TÜRK MİLLETİ ADINA Karar veren Danıştay Altıncı Dairesince Tetkik Hakiminin açıklamaları dinlendikten ve dosyadaki belgeler incelendikten sonra 2577 sayılı İdari Yargılama Usulü Kanununun 54. maddesinin 1. fıkrasının (c) bendine göre kararın düzeltilmesi istemi yerinde görüldüğünden Dairemizin 31/10/2014 tarihli E:2014/3098 K:2014/6499 sayılı kararı kaldırılarak işin esası incelendi:

Dava, Sivas İli, Divriği İlçesi, Yağbasan Köyü sınırları içerisinde bulunan … ada, … ve … parsel sayılı taşınmazlarda yer alan su kanalları ve su deposu alanlarının kamulaştırılmasına ilişkin 20.04.2012 tarihli, 74 sayılı Yağbasan Köyü Tüzel Kişiliği işleminin iptali istemiyle açılmış, İdare Mahkemesince; davacının usulsüz olduğunu iddia ettiği tebligattan en geç Divriği Asliye Hukuk Mahkemesinin 05.03.2012 tarihinde bizzat katıldığı duruşmasında haberdar olduğundan bu tarihinden itibaren 30 gün içerisinde dava açılması gerekirken bu tarihten çok sonra açılan davanın süresinde olmadığı gerekçesiyle davanın süre aşımı nedeniyle reddine karar verilmiş, bu karar davacı vekili tarafından temyiz edilmiştir.

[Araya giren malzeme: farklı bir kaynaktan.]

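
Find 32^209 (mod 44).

32

By square-and-multiply:
209 in binary is 11010001, i.e. 209 = 128 + 64 + 16 + 1.
32^1 ≡ 32 (mod 44)
32^2 ≡ 32^2 = 1024 ≡ 12 (mod 44)
32^4 ≡ 12^2 = 144 ≡ 12 (mod 44)
32^8 ≡ 12^2 = 144 ≡ 12 (mod 44)
32^16 ≡ 12^2 = 144 ≡ 12 (mod 44)
32^32 ≡ 12^2 = 144 ≡ 12 (mod 44)
32^64 ≡ 12^2 = 144 ≡ 12 (mod 44)
32^128 ≡ 12^2 = 144 ≡ 12 (mod 44)
32^209 = 32^128 · 32^64 · 32^16 · 32^1 ≡ 12 · 12 · 12 · 32 (mod 44).
Accumulate the product:
12 · 12 = 144 ≡ 12
12 · 12 = 144 ≡ 12
12 · 32 = 384 ≡ 32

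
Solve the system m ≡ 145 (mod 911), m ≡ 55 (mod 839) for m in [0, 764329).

911⁻¹ mod 839: 911×571 ≡ 1 (mod 839), so 911⁻¹ ≡ 571.
m = 145 + 911×((55 − 145)×571 mod 839) = 145 + 911×628 = 572253.
Check: 572253 mod 911 = 145, 572253 mod 839 = 55. ✓

572253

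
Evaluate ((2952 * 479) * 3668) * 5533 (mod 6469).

2952 * 479 = 1414008 ≡ 3766 (mod 6469)
3766 * 3668 = 13813688 ≡ 2373 (mod 6469)
2373 * 5533 = 13129809 ≡ 4208 (mod 6469)

4208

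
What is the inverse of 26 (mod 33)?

14

33 = 1·26 + 7
26 = 3·7 + 5
7 = 1·5 + 2
5 = 2·2 + 1
2 = 2·1 + 0
gcd(26, 33) = 1, so the inverse exists.
Back-substitute for 1:
1 = 1·5 − 2·2
  = −2·7 + 3·5
  = 3·26 − 11·7
  = −11·33 + 14·26
So 26⁻¹ ≡ 14 (mod 33).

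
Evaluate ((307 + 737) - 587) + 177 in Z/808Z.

307 + 737 = 1044 ≡ 236 (mod 808)
236 - 587 = -351 ≡ 457 (mod 808)
457 + 177 = 634

634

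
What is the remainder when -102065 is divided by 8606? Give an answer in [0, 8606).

1207

-102065 = -12×8606 + 1207, so -102065 ≡ 1207 (mod 8606).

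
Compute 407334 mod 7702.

407334 = 52×7702 + 6830, so 407334 ≡ 6830 (mod 7702).

6830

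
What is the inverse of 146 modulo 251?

By the extended Euclidean algorithm:
251 = 1·146 + 105
146 = 1·105 + 41
105 = 2·41 + 23
41 = 1·23 + 18
23 = 1·18 + 5
18 = 3·5 + 3
5 = 1·3 + 2
3 = 1·2 + 1
2 = 2·1 + 0
gcd(146, 251) = 1, so the inverse exists.
Back-substitute for 1:
1 = 1·3 − 1·2
  = −1·5 + 2·3
  = 2·18 − 7·5
  = −7·23 + 9·18
  = 9·41 − 16·23
  = −16·105 + 41·41
  = 41·146 − 57·105
  = −57·251 + 98·146
So 146⁻¹ ≡ 98 (mod 251).

98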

Kamulaştırma Kanununun 10. maddesinde: ”Mahkemece malike doğrudan çıkarılacak meşruhatlı davetiyede veya ilan yolu ile yapılacak tebligatta; a) Kamulaştırılacak taşınmaz malın tapuda kayıtlı bulunduğu yer, mevkii, pafta, ada, parsel numarası, vasfı, yüzölçümü, b) Malik veya maliklerin ad ve soyadları, c) Kamulaştırmayı yapan idarenin adı, d) 14‟üncü maddede öngörülen süre içerisinde, tebligat veya ilan tarihinden itibaren kamulaştırma işlemine idari yargıda iptal veya adli yargıda maddi hatalara karşı düzeltim davası açabilecekleri, e) Açılacak davalarda husumetin kime yöneltileceği, f) 14‟üncü maddede öngörülen süre içerisinde, kamulaştırma işlemine karşı idari yargıda iptal davası açanların, dava açtıklarını ve yürütmenin durdurulması kararı aldıklarını belgelendirmedikleri takdirde, kamulaştırma işleminin kesinleşeceği ve mahkemece tespit edilen kamulaştırma bedeli üzerinden taşınmaz malın kamulaştırma yapan idare adına tescil edileceği” hükmü yer almıştır.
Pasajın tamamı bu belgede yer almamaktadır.